I told him I knew where it was.
THAT explained why Herta Eigen got the runaround from the cops at her local precinct- they hadn't known what she was talking about. I'd walked up to the Twentieth first thing after breakfast, and it was mid-morning when I got to Midtown North. Durkin wasn't in, but I didn't need him to run interference for me on this. Anybody could give me the information.
There was a cop named Andreotti whom I'd met a few times over the past year or two. He was at a desk catching up on his paperwork and didn't mind an interruption. "Leveque, Leveque," he said. He frowned and ran a hand through a mop of shaggy black hair. "I think I caught that one, me and Bellamy. A fat guy, right?"
"So they tell me."
"You see so many stiffs in a week you can't keep 'em straight. He musta been murdered. Natural causes, you can't even remember their names."
"No."
"Except if it's the kind of name you can't forget. There was a woman two, three weeks back, Wanda Plainhouse. I thought, yeah, I wouldn't mind playin' house with you." He smiled at the memory, then said, "Of course she was alive, Wanda, but it's an example of how one name'll stick in your mind."
He pulled Leveque's file. The film buff had been found in a narrow alley between two tenements on Forty-ninth Street west of Tenth Avenue. The body had been discovered after an anonymous call to 911 logged in at 6:56 on the morning of May 9th. The medical examiner estimated the time of death at around eleven the previous night. The deceased had been stabbed seven times in the chest and abdomen with a long, narrow-bladed knife. Any of several of the wounds would have been sufficient to cause death.
"Forty-ninth between Tenth and Eleventh," I said.
"Closer to Eleventh. The buildings on either side were scheduled for demolition, X's on the windows and nobody living in 'em. I think they might have come down by now."
"I wonder what he was doing there."
Andreotti shrugged. "Looking for something and unlucky enough to find it. Looking to buy dope, looking for a woman or a man. Everybody's out there looking for something."
I thought of TJ. Everybody's got a jones, he'd said, or what would they be doing on the Deuce?
I asked if Leveque had been a drug user.
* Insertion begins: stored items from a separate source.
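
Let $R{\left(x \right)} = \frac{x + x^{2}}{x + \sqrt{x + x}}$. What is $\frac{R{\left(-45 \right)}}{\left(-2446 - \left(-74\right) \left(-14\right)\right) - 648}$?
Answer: $\frac{198}{19411} + \frac{66 i \sqrt{10}}{97055} \approx 0.0102 + 0.0021504 i$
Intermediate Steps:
$R{\left(x \right)} = \frac{x + x^{2}}{x + \sqrt{2} \sqrt{x}}$ ($R{\left(x \right)} = \frac{x + x^{2}}{x + \sqrt{2 x}} = \frac{x + x^{2}}{x + \sqrt{2} \sqrt{x}}$)
$\frac{R{\left(-45 \right)}}{\left(-2446 - \left(-74\right) \left(-14\right)\right) - 648} = \frac{\left(-45\right) \frac{1}{-45 + \sqrt{2} \sqrt{-45}} \left(1 - 45\right)}{\left(-2446 - \left(-74\right) \left(-14\right)\right) - 648} = \frac{\left(-45\right) \frac{1}{-45 + \sqrt{2} \cdot 3 i \sqrt{5}} \left(-44\right)}{\left(-2446 - 1036\right) - 648} = \frac{\left(-45\right) \frac{1}{-45 + 3 i \sqrt{10}} \left(-44\right)}{\left(-2446 - 1036\right) - 648} = \frac{1980 \frac{1}{-45 + 3 i \sqrt{10}}}{-3482 - 648} = \frac{1980 \frac{1}{-45 + 3 i \sqrt{10}}}{-4130} = \frac{1980}{-45 + 3 i \sqrt{10}} \left(- \frac{1}{4130}\right) = - \frac{198}{413 \left(-45 + 3 i \sqrt{10}\right)}$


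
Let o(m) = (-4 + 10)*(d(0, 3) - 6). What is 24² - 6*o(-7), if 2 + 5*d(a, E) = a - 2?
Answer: 4104/5 ≈ 820.80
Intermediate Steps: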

No outward signs of it, he said, but you never knew. "Maybe he was drunk," he offered. "Staggering around, didn't know where he was. No, that's not it. Blood alcohol's not much more than a trace. Well, whatever he was looking for, he picked the wrong place to look for it."
"You figured robbery?"
"No money in his pockets, no watch and wallet. Sounds like a killer with a crack habit and a switchblade."
"How'd you ID him?"
"The landlady where he lived. She was some piece of work, man. About this high, but she wasn't taking no shit. Let us into his room and stood there watching us like a hawk, like we'll clean the place out if she turns her back. You'd think it was her stuff, which it probably wound up being, because I don't think we ever did turn up any next of kin." He flipped through the few sheets of paper. "No, I don't think we did. Anyway, she ID'd him. She didn't want to go. 'Why I got to look at a dead body? I seen enough in my life, believe me.' But she took a good look and said it was him."